The Story
Why it exists.
The beginning
The name says it plainly. A Way. A direction, a pace, a way of carrying yourself. Alexandra Kosinski built this fragrance around the idea of a man who knows where he's going, or at least moves like he does. Trussardi gave her the brief in 2014: citrus-fresh opening, modern heart, a base that could hold warmth without slowing down. She delivered exactly that. Not a statement fragrance. A day fragrance. The kind that gets worn to the airport, the meeting, the dinner reservation made two hours in advance. Whatever the schedule, this is the scent of someone who moves through it without friction.
What makes the structure interesting is the timing. Most masculine fragrances with a citrus opening add amber or tonka to anchor the drydown, this one uses vanilla and patchouli instead, which gives the warmth a different quality: less sweet in the opening, more organic as it settles.

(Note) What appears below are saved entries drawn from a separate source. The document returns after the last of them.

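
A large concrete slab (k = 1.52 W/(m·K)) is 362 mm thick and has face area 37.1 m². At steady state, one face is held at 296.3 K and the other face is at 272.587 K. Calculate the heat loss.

Q = kA·ΔT/L = 1.52 × 37.1 × |296.3 K − 272.587 K| / 0.362 = 3690 W

Q = 3.69 kW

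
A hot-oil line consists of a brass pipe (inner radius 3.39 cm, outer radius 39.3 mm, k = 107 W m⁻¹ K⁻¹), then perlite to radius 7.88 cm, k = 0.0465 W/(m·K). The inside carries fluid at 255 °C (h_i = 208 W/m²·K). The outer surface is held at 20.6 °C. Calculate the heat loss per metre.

Treat each layer as a resistance in series:
  R'_conv,in = 1/(2πr h) = 1/(2π·0.0339·208) = 0.02257 m·K/W
  R'_brass = ln(0.0393/0.0339)/(2πk) = 0.1478/(2π·107) = 2.199×10^-4 m·K/W
  R'_perlite = ln(0.0788/0.0393)/(2πk) = 0.6957/(2π·0.0465) = 2.381 m·K/W
ΣR = 0.02257 + 2.199×10^-4 + 2.381 = 2.404 m·K/W
Q' = ΔT/ΣR = (255 °C − 20.6 °C)/2.404 = 97.5 W/m

Q' = 97.5 W/m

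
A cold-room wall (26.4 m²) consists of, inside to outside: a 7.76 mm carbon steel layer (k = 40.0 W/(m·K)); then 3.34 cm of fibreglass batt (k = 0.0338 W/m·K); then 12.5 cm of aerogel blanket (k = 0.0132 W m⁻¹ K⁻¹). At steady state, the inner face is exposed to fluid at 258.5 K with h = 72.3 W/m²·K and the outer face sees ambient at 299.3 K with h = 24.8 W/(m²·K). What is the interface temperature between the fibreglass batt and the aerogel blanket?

Series thermal resistances, inner to outer:
  R_conv,in = 1/(hA) = 1/(72.3·26.4) = 5.239×10^-4 K/W
  R_carbon steel = L/(kA) = 0.00776/(40.0·26.4) = 7.348×10^-6 K/W
  R_fibreglass batt = L/(kA) = 0.0334/(0.0338·26.4) = 0.03743 K/W
  R_aerogel blanket = L/(kA) = 0.125/(0.0132·26.4) = 0.3587 K/W
  R_conv,out = 1/(hA) = 1/(24.8·26.4) = 0.001527 K/W
ΣR = 5.239×10^-4 + 7.348×10^-6 + 0.03743 + 0.3587 + 0.001527 = 0.3982 K/W
Q = ΔT/ΣR = (258.5 K − 299.3 K)/0.3982 = -102.5 W
From the inner boundary to the fibreglass batt/aerogel blanket interface, ΣR_partial = 0.03796 K/W.
T_interface = T_in − Q·ΣR_partial = 258.5 K − (-102.5)(0.03796) = 262.4 K

T = 262.4 K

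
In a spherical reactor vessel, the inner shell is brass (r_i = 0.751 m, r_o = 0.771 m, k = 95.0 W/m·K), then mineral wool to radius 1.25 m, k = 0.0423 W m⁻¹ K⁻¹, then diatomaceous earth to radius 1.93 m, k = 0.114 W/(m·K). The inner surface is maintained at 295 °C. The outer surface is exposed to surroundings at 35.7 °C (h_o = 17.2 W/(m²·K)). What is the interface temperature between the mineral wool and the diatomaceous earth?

T = 81.0 °C

Series thermal resistances, inner to outer:
  R_brass = (1/0.751 − 1/0.771)/(4πk) = 0.03454/(4π·95.0) = 2.893×10^-5 K/W
  R_mineral wool = (1/0.771 − 1/1.25)/(4πk) = 0.4970/(4π·0.0423) = 0.9350 K/W
  R_diatomaceous earth = (1/1.25 − 1/1.93)/(4πk) = 0.2819/(4π·0.114) = 0.1968 K/W
  R_conv,out = 1/(4πr²h) = 1/(4π·1.93²·17.2) = 0.001242 K/W
ΣR = 2.893×10^-5 + 0.9350 + 0.1968 + 0.001242 = 1.133 K/W
Q = ΔT/ΣR = (295 °C − 35.7 °C)/1.133 = 228.9 W
From the inner boundary to the mineral wool/diatomaceous earth interface, ΣR_partial = 0.9350 K/W.
T_interface = T_in − Q·ΣR_partial = 295 °C − (228.9)(0.9350) = 81.0 °C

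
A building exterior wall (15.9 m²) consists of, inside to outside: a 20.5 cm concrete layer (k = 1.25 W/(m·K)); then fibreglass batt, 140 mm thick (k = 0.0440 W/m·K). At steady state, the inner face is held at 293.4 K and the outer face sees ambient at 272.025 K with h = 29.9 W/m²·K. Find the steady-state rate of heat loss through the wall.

Q = 101 W

Series thermal resistances, inner to outer:
  R_concrete = L/(kA) = 0.205/(1.25·15.9) = 0.01031 K/W
  R_fibreglass batt = L/(kA) = 0.140/(0.0440·15.9) = 0.2001 K/W
  R_conv,out = 1/(hA) = 1/(29.9·15.9) = 0.002103 K/W
ΣR = 0.01031 + 0.2001 + 0.002103 = 0.2125 K/W
Q = ΔT/ΣR = (293.4 K − 272.025 K)/0.2125 = 101 W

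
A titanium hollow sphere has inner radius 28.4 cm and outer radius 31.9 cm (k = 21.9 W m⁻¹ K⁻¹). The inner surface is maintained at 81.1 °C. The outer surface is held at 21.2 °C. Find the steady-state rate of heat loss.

Q = 42700 W

Q = 4πk·ΔT/(1/r₁ − 1/r₂) = 4π × 21.9 × 59.9 / (1/0.284 − 1/0.319) = 42700 W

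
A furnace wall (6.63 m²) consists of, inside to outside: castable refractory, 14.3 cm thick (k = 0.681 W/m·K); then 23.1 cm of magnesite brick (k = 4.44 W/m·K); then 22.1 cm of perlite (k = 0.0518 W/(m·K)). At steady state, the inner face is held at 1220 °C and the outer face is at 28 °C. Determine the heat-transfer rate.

Q = 1750 W

Resistance network (inner→outer):
  R_castable refractory = L/(kA) = 0.143/(0.681·6.63) = 0.03167 K/W
  R_magnesite brick = L/(kA) = 0.231/(4.44·6.63) = 0.007847 K/W
  R_perlite = L/(kA) = 0.221/(0.0518·6.63) = 0.6435 K/W
ΣR = 0.03167 + 0.007847 + 0.6435 = 0.6830 K/W
Q = ΔT/ΣR = (1220 °C − 28 °C)/0.6830 = 1750 W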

The green apple and sea notes in the heart are doing a specific job: they're the bridge. They take the brightness of the citrus and translate it into something softer, slightly cooler, before the warmth below has even announced itself. It's a composed handoff, nothing abrupt.
The evolution
The opening hits sharp, grapefruit first, lemon cutting in underneath, bergamot holding structure. Like light through glass. Thirty minutes in, the green apple and sea notes arrive. The citrus doesn't disappear, it softens, becomes almost transparent. The sea notes pull the whole thing away from sweet and toward cool. Then the handoff. Around the second hour, vanilla starts to assert itself. Patchouli follows. The marine quality fades to nothing. What remains is warm, sweet, and close to the skin, the citrus cooled off completely, replaced by something that feels earned rather than announced. By hour four, it's skin. By hour six, if your skin holds, there's still something there, faint, sweet, a trace on a collar the next morning.
Cultural impact
A Way for Him arrived in 2014 during a period when mass-market masculine fragrances were gravitating toward either heavy ambers or aquatic fougères. This one split the difference with an unusual citrus-vanilla structure that set it apart from the category's dominant templates. The fragrance doesn't announce itself loudly, moderate sillage, a warm drydown, a quiet confidence that reads as Italian rather than French. It wears best in spring and summer, during the day, in situations where presence matters more than projection.